Briccius Báthory (also Báthori or Bátori, ; died around 1322) was a Hungarian nobleman and the founder of the renowned Báthory family.

Biography
His father was Andrew of Rakoméz, surnamed the Bald, son of Nikolaus, from the Gutkeled clan. Andrew is mentioned in 1250 as a patron of the monastery of Sárvár in the county of Szatmár.

In 1279, Briccius (together with his brothers George (d. 1307) and Benedict (d. 1321) and his uncle Hodos) was rewarded by King Ladislaus IV for military services by granting them Bátor in the county of Szabolcs.

In 1310, Bátor came into the sole possession of Briccius when he reached an agreement with his nephew Michael and his cousin Vid to divide the joint possessions. After this, Briccius and his descendants named themselves "of Bátor" or Báthory.

Briccius fathered five sons from his wife, an unidentified daughter of Marhard Nadabi from the Csák clan:

John I, the first-born son of Briccius, became Count of Szatmár.
Andrew II (d. 1345) became Bishop of Varadinum.
Laurence I died without issue.
Nicolaus I (d. 1357/63) became Count of Csongrád.
Luke (d. 1330), the youngest son, who possessed wide estates in Szatmár and was granted the lordship of Ecsed.
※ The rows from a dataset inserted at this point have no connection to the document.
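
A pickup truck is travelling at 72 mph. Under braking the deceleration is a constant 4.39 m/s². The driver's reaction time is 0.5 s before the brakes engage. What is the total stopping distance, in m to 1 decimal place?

72 mph × 0.44704 = 32.1869 m/s.
Reaction distance = v·t_r = 32.1869 × 0.5 = 16.093 m.
Braking distance = v²/(2a) = 32.1869² / (2 × 4.390) = 1035.997 / 8.780 = 117.995 m.
Total = 16.093 + 117.995 = 134.088 m.

Total stopping distance ≈ 134.1 m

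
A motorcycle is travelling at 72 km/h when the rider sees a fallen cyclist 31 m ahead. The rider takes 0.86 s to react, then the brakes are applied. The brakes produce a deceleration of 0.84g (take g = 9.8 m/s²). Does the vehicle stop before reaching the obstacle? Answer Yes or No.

No

72 km/h ÷ 3.6 = 20.0000 m/s.
a = 0.84 × 9.8 = 8.232 m/s².
Reaction distance = 20.0000 × 0.86 = 17.200 m.
Braking distance = v²/(2a) = 400.000 / 16.464 = 24.295 m.
Total stopping distance = 17.200 + 24.295 = 41.495 m, vs 31 m available — it cannot stop in time and overshoots by 41.495 − 31 = 10.495 m.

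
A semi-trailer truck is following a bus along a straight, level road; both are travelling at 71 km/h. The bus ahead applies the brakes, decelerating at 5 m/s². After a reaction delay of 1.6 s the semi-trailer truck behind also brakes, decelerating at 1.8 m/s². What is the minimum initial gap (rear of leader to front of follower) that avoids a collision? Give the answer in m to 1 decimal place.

Minimum gap ≈ 100.7 m

71 km/h ÷ 3.6 = 19.7222 m/s.
Leader travels v²/(2a_L) = 388.965 / 10.000 = 38.896 m before stopping.
Follower covers v·t_r = 19.7222 × 1.6 = 31.556 m while reacting, then v²/(2a_F) = 388.965 / 3.600 = 108.046 m while braking, for a total of 31.556 + 108.046 = 139.602 m.
Since a_F ≤ a_L and the follower starts braking later, the follower is never slower than the leader, so the closest approach is when both have stopped.
Minimum gap = 139.602 − 38.896 = 100.706 m.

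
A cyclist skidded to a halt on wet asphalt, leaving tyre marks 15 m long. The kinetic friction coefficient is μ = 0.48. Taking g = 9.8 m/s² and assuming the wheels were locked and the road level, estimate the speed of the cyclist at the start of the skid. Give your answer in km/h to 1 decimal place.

Deceleration a = μg = 0.48 × 9.8 = 4.704 m/s².
v = √(2a·d) = √(2 × 4.704 × 15) = √141.120 = 11.8794 m/s.
= 11.8794 × 3.6 = 42.766 km/h.

Initial speed ≈ 42.8 km/h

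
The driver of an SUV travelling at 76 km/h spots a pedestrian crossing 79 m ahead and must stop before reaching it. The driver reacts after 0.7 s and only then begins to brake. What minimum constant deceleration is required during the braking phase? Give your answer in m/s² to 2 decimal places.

76 km/h ÷ 3.6 = 21.1111 m/s.
Distance covered during reaction = 21.1111 × 0.7 = 14.778 m.
Distance available for braking: 79 − 14.778 = 64.222 m.
v² = 2a·d ⇒ a = v²/(2d) = 21.1111² / (2 × 64.222) = 445.679 / 128.444 = 3.4698 m/s².

Required deceleration ≈ 3.47 m/s²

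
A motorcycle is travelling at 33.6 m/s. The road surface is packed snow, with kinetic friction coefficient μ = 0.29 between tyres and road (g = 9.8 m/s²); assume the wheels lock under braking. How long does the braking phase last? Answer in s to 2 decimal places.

a = μg = 0.29 × 9.8 = 2.842 m/s².
Braking time = v/a = 33.6000 / 2.842 = 11.823 s.

Braking time ≈ 11.82 s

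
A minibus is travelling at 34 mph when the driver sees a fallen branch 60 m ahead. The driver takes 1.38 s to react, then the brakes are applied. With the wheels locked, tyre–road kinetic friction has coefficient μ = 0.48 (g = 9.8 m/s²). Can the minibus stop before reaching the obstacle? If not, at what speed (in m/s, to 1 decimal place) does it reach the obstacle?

Yes — it stops about 14.5 m short of the obstacle, so it never reaches it

34 mph × 0.44704 = 15.1994 m/s.
a = μg = 0.48 × 9.8 = 4.704 m/s².
Reaction distance = 15.1994 × 1.38 = 20.975 m.
Braking distance = v²/(2a) = 231.022 / 9.408 = 24.556 m.
Total stopping distance = 20.975 + 24.556 = 45.531 m, vs 60 m available — it stops with 60 − 45.531 = 14.469 m to spare.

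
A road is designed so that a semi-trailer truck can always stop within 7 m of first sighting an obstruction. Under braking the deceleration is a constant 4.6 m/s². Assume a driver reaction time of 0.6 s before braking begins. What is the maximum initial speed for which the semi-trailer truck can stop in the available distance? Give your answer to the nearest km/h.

Stopping distance: v·t_r + v²/(2a) = 7 with t_r = 0.6 s and a = 4.600 m/s².
So v² + 5.520 v − 64.40 = 0.
Positive root: v = −a·t_r + √((a·t_r)² + 2a·d) = −2.760 + √(7.618 + 64.40) = 5.7263 m/s.
5.7263 m/s × 3.6 = 20.615 km/h.

Maximum speed ≈ 21 km/h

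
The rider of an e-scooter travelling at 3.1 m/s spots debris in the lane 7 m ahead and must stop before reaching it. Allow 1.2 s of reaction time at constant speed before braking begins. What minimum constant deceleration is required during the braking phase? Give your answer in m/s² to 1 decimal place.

Required deceleration ≈ 1.5 m/s²

Distance covered during reaction = 3.1000 × 1.2 = 3.720 m.
Distance available for braking: 7 − 3.720 = 3.280 m.
v² = 2a·d ⇒ a = v²/(2d) = 3.1000² / (2 × 3.280) = 9.610 / 6.560 = 1.4649 m/s².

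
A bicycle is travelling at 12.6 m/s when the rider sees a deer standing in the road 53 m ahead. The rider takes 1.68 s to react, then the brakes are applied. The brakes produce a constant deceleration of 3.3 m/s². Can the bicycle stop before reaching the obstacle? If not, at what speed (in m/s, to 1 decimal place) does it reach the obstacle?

Reaction distance = 12.6000 × 1.68 = 21.168 m.
Braking distance = v²/(2a) = 158.760 / 6.600 = 24.055 m.
Total stopping distance = 21.168 + 24.055 = 45.223 m, vs 53 m available — it stops with 53 − 45.223 = 7.777 m to spare.

Yes — it stops about 7.8 m short of the obstacle, so it never reaches it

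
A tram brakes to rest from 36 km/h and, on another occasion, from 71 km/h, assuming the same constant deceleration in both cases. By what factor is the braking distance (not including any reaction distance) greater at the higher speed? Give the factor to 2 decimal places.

Factor ≈ 3.89

Braking distance d = v²/(2a), so with a fixed, d ∝ v².
Factor = (71/36)² = 1.9722² = 3.8896.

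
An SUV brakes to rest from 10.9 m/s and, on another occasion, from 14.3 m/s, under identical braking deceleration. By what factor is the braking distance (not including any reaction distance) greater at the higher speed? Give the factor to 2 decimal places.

Factor ≈ 1.72

Braking distance d = v²/(2a), so with a fixed, d ∝ v².
Factor = (14.3/10.9)² = 1.3119² = 1.7211.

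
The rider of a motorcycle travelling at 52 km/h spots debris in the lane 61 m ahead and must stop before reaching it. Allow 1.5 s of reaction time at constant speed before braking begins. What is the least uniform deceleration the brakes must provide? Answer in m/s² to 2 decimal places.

52 km/h ÷ 3.6 = 14.4444 m/s.
Distance covered during reaction = 14.4444 × 1.5 = 21.667 m.
Distance available for braking: 61 − 21.667 = 39.333 m.
v² = 2a·d ⇒ a = v²/(2d) = 14.4444² / (2 × 39.333) = 208.641 / 78.666 = 2.6522 m/s².

Required deceleration ≈ 2.65 m/s²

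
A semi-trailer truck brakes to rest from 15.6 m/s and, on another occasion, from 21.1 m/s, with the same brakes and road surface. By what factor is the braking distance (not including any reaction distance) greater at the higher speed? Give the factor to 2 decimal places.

Braking distance d = v²/(2a), so with a fixed, d ∝ v².
Factor = (21.1/15.6)² = 1.3526² = 1.8295.

Factor ≈ 1.83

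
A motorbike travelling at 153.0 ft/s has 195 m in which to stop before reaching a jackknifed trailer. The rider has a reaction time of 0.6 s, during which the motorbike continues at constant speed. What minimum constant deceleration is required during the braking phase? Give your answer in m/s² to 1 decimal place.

Required deceleration ≈ 6.5 m/s²

153 ft/s × 0.3048 = 46.6344 m/s.
Distance covered during reaction = 46.6344 × 0.6 = 27.981 m.
Distance available for braking: 195 − 27.981 = 167.019 m.
v² = 2a·d ⇒ a = v²/(2d) = 46.6344² / (2 × 167.019) = 2174.767 / 334.038 = 6.5105 m/s².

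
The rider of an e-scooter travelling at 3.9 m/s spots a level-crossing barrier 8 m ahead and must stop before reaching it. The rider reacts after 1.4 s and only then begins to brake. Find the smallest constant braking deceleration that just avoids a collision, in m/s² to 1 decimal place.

Required deceleration ≈ 3.0 m/s²

Distance covered during reaction = 3.9000 × 1.4 = 5.460 m.
Distance available for braking: 8 − 5.460 = 2.540 m.
v² = 2a·d ⇒ a = v²/(2d) = 3.9000² / (2 × 2.540) = 15.210 / 5.080 = 2.9941 m/s².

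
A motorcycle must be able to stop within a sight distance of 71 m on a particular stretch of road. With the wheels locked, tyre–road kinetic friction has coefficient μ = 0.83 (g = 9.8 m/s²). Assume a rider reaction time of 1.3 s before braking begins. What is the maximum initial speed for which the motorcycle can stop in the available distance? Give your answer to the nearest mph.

Maximum speed ≈ 56 mph

a = μg = 0.83 × 9.8 = 8.134 m/s².
Stopping distance: v·t_r + v²/(2a) = 71 with t_r = 1.3 s and a = 8.134 m/s².
So v² + 21.148 v − 1155.03 = 0.
Positive root: v = −a·t_r + √((a·t_r)² + 2a·d) = −10.574 + √(111.809 + 1155.03) = 25.0187 m/s.
25.0187 m/s ÷ 0.44704 = 55.965 mph.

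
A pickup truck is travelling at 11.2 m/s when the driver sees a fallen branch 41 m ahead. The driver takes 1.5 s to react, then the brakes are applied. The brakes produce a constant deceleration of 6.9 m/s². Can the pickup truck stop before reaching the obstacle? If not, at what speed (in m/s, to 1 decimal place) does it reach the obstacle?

Yes — it stops about 15.1 m short of the obstacle, so it never reaches it

Reaction distance = 11.2000 × 1.5 = 16.800 m.
Braking distance = v²/(2a) = 125.440 / 13.800 = 9.090 m.
Total stopping distance = 16.800 + 9.090 = 25.890 m, vs 41 m available — it stops with 41 − 25.890 = 15.110 m to spare.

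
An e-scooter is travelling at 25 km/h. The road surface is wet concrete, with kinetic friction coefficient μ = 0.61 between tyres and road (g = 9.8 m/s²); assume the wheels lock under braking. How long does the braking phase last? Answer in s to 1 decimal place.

25 km/h ÷ 3.6 = 6.9444 m/s.
a = μg = 0.61 × 9.8 = 5.978 m/s².
Braking time = v/a = 6.9444 / 5.978 = 1.162 s.

Braking time ≈ 1.2 s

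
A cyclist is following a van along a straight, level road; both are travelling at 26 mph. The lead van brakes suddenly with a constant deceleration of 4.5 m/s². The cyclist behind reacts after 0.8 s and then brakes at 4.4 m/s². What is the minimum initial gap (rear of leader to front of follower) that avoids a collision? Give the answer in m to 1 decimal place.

26 mph × 0.44704 = 11.6230 m/s.
Leader travels v²/(2a_L) = 135.094 / 9.000 = 15.010 m before stopping.
Follower covers v·t_r = 11.6230 × 0.8 = 9.298 m while reacting, then v²/(2a_F) = 135.094 / 8.800 = 15.352 m while braking, for a total of 9.298 + 15.352 = 24.650 m.
Since a_F ≤ a_L and the follower starts braking later, the follower is never slower than the leader, so the closest approach is when both have stopped.
Minimum gap = 24.650 − 15.010 = 9.640 m.

Minimum gap ≈ 9.6 m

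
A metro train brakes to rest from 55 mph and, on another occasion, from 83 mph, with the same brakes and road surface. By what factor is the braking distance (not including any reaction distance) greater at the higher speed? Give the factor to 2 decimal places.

Factor ≈ 2.28

Braking distance d = v²/(2a), so with a fixed, d ∝ v².
Factor = (83/55)² = 1.5091² = 2.2774.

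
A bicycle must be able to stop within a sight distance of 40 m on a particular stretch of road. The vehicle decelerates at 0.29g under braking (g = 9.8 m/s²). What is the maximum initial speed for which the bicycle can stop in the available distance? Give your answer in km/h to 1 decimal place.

a = 0.29 × 9.8 = 2.842 m/s².
v²/(2a) = d ⇒ v = √(2 × 2.842 × 40) = √227.36 = 15.0785 m/s.
15.0785 m/s × 3.6 = 54.283 km/h.

Maximum speed ≈ 54.3 km/h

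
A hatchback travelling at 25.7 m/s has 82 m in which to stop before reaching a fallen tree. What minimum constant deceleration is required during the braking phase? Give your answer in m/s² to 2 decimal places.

Required deceleration ≈ 4.03 m/s²

v² = 2a·d ⇒ a = v²/(2d) = 25.7000² / (2 × 82.000) = 660.490 / 164.000 = 4.0274 m/s².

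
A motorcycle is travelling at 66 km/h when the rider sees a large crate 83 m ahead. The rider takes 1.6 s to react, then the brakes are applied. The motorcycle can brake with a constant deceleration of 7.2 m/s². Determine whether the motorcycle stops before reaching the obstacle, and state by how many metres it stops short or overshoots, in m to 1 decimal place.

66 km/h ÷ 3.6 = 18.3333 m/s.
Reaction distance = 18.3333 × 1.6 = 29.333 m.
Braking distance = v²/(2a) = 336.110 / 14.400 = 23.341 m.
Total stopping distance = 29.333 + 23.341 = 52.674 m, vs 83 m available — it stops with 83 − 52.674 = 30.326 m to spare.

Yes — it stops 30.3 m short of the obstacle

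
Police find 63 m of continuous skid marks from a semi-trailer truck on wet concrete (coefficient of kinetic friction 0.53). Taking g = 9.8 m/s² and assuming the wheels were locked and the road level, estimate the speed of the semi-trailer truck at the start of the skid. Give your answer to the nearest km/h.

Deceleration a = μg = 0.53 × 9.8 = 5.194 m/s².
v = √(2a·d) = √(2 × 5.194 × 63) = √654.444 = 25.5821 m/s.
= 25.5821 × 3.6 = 92.096 km/h.

Initial speed ≈ 92 km/h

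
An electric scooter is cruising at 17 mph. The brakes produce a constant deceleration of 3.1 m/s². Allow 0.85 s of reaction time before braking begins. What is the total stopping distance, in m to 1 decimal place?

17 mph × 0.44704 = 7.5997 m/s.
Reaction distance = v·t_r = 7.5997 × 0.85 = 6.460 m.
Braking distance = v²/(2a) = 7.5997² / (2 × 3.100) = 57.755 / 6.200 = 9.315 m.
Total = 6.460 + 9.315 = 15.775 m.

Total stopping distance ≈ 15.8 m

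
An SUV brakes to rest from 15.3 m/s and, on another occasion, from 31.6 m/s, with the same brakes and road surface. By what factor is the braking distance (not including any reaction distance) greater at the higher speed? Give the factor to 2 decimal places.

Braking distance d = v²/(2a), so with a fixed, d ∝ v².
Factor = (31.6/15.3)² = 2.0654² = 4.2659.

Factor ≈ 4.27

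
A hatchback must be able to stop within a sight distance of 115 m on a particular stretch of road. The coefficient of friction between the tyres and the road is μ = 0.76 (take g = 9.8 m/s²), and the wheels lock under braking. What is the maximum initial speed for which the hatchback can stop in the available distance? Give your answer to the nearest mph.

Maximum speed ≈ 93 mph

a = μg = 0.76 × 9.8 = 7.448 m/s².
v²/(2a) = d ⇒ v = √(2 × 7.448 × 115) = √1713.04 = 41.3889 m/s.
41.3889 m/s ÷ 0.44704 = 92.584 mph.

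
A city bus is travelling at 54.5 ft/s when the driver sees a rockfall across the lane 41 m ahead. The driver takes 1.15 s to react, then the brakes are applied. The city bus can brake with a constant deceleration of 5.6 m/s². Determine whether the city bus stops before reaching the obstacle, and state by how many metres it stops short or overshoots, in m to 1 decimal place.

54.5 ft/s × 0.3048 = 16.6116 m/s.
Reaction distance = 16.6116 × 1.15 = 19.103 m.
Braking distance = v²/(2a) = 275.945 / 11.200 = 24.638 m.
Total stopping distance = 19.103 + 24.638 = 43.741 m, vs 41 m available — it cannot stop in time and overshoots by 43.741 − 41 = 2.741 m.

No — it overshoots by 2.7 m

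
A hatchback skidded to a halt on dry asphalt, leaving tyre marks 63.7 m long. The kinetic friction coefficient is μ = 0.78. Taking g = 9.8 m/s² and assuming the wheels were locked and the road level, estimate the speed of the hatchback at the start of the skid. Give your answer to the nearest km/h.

Deceleration a = μg = 0.78 × 9.8 = 7.644 m/s².
v = √(2a·d) = √(2 × 7.644 × 63.7) = √973.846 = 31.2065 m/s.
= 31.2065 × 3.6 = 112.343 km/h.

Initial speed ≈ 112 km/h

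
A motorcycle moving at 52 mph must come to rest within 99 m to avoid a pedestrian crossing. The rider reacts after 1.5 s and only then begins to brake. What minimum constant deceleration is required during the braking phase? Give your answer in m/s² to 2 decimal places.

Required deceleration ≈ 4.21 m/s²

52 mph × 0.44704 = 23.2461 m/s.
Distance covered during reaction = 23.2461 × 1.5 = 34.869 m.
Distance available for braking: 99 − 34.869 = 64.131 m.
v² = 2a·d ⇒ a = v²/(2d) = 23.2461² / (2 × 64.131) = 540.381 / 128.262 = 4.2131 m/s².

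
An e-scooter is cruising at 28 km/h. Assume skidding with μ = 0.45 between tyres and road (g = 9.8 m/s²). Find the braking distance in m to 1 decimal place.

Braking distance ≈ 6.9 m

28 km/h ÷ 3.6 = 7.7778 m/s.
a = μg = 0.45 × 9.8 = 4.410 m/s².
Braking distance = v²/(2a) = 7.7778² / (2 × 4.410) = 60.494 / 8.820 = 6.859 m.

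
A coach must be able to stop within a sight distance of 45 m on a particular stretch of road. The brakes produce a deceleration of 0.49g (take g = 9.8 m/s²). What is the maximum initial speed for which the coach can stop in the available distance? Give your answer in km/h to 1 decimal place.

Maximum speed ≈ 74.8 km/h

a = 0.49 × 9.8 = 4.802 m/s².
v²/(2a) = d ⇒ v = √(2 × 4.802 × 45) = √432.18 = 20.7889 m/s.
20.7889 m/s × 3.6 = 74.840 km/h.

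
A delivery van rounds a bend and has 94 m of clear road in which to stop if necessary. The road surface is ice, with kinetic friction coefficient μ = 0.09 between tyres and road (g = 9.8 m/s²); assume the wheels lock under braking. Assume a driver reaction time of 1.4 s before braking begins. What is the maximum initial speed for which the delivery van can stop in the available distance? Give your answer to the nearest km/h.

Maximum speed ≈ 42 km/h

a = μg = 0.09 × 9.8 = 0.882 m/s².
Stopping distance: v·t_r + v²/(2a) = 94 with t_r = 1.4 s and a = 0.882 m/s².
So v² + 2.470 v − 165.82 = 0.
Positive root: v = −a·t_r + √((a·t_r)² + 2a·d) = −1.235 + √(1.525 + 165.82) = 11.7012 m/s.
11.7012 m/s × 3.6 = 42.124 km/h.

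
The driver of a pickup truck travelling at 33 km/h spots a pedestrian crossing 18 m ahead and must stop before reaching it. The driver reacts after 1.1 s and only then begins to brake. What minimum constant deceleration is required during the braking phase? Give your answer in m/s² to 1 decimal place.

33 km/h ÷ 3.6 = 9.1667 m/s.
Distance covered during reaction = 9.1667 × 1.1 = 10.083 m.
Distance available for braking: 18 − 10.083 = 7.917 m.
v² = 2a·d ⇒ a = v²/(2d) = 9.1667² / (2 × 7.917) = 84.028 / 15.834 = 5.3068 m/s².

Required deceleration ≈ 5.3 m/s²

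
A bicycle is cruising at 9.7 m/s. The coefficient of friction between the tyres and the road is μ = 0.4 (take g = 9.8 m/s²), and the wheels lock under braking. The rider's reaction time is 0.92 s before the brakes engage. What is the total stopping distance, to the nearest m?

Total stopping distance ≈ 21 m

a = μg = 0.4 × 9.8 = 3.920 m/s².
Reaction distance = v·t_r = 9.7000 × 0.92 = 8.924 m.
Braking distance = v²/(2a) = 9.7000² / (2 × 3.920) = 94.090 / 7.840 = 12.001 m.
Total = 8.924 + 12.001 = 20.925 m.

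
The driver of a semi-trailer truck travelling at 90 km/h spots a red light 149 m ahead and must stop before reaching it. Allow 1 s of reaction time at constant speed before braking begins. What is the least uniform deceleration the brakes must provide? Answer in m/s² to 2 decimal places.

Required deceleration ≈ 2.52 m/s²

90 km/h ÷ 3.6 = 25.0000 m/s.
Distance covered during reaction = 25.0000 × 1 = 25.000 m.
Distance available for braking: 149 − 25.000 = 124.000 m.
v² = 2a·d ⇒ a = v²/(2d) = 25.0000² / (2 × 124.000) = 625.000 / 248.000 = 2.5202 m/s².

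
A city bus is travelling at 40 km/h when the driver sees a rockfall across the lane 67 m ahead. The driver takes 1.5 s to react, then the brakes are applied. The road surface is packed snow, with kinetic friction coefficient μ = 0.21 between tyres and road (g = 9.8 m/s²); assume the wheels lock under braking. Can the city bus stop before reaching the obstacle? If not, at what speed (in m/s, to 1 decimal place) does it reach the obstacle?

40 km/h ÷ 3.6 = 11.1111 m/s.
a = μg = 0.21 × 9.8 = 2.058 m/s².
Reaction distance = 11.1111 × 1.5 = 16.667 m.
Braking distance = v²/(2a) = 123.457 / 4.116 = 29.994 m.
Total stopping distance = 16.667 + 29.994 = 46.661 m, vs 67 m available — it stops with 67 − 46.661 = 20.339 m to spare.

Yes — it stops about 20.3 m short of the obstacle, so it never reaches it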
Among these John was the ancestor of the Báthory of Somlyó, the elder branch of the family, while Luke was the ancestor of the Báthory of Ecsed, the younger branch.

Notes

References
Farin, Michael, Heroine des Grauens. Elisabeth Báthory. Munich: P. Kirchheim, 2003. .

Wertner, Moritz, "Urgeschlechter in Siebenbürgen.", in Archiv des Vereins für siebenbürgische Landeskunde. Neue Folge, Bd. 29, Heft 1 (1899), Hermannstadt 1899, pp. 156–235.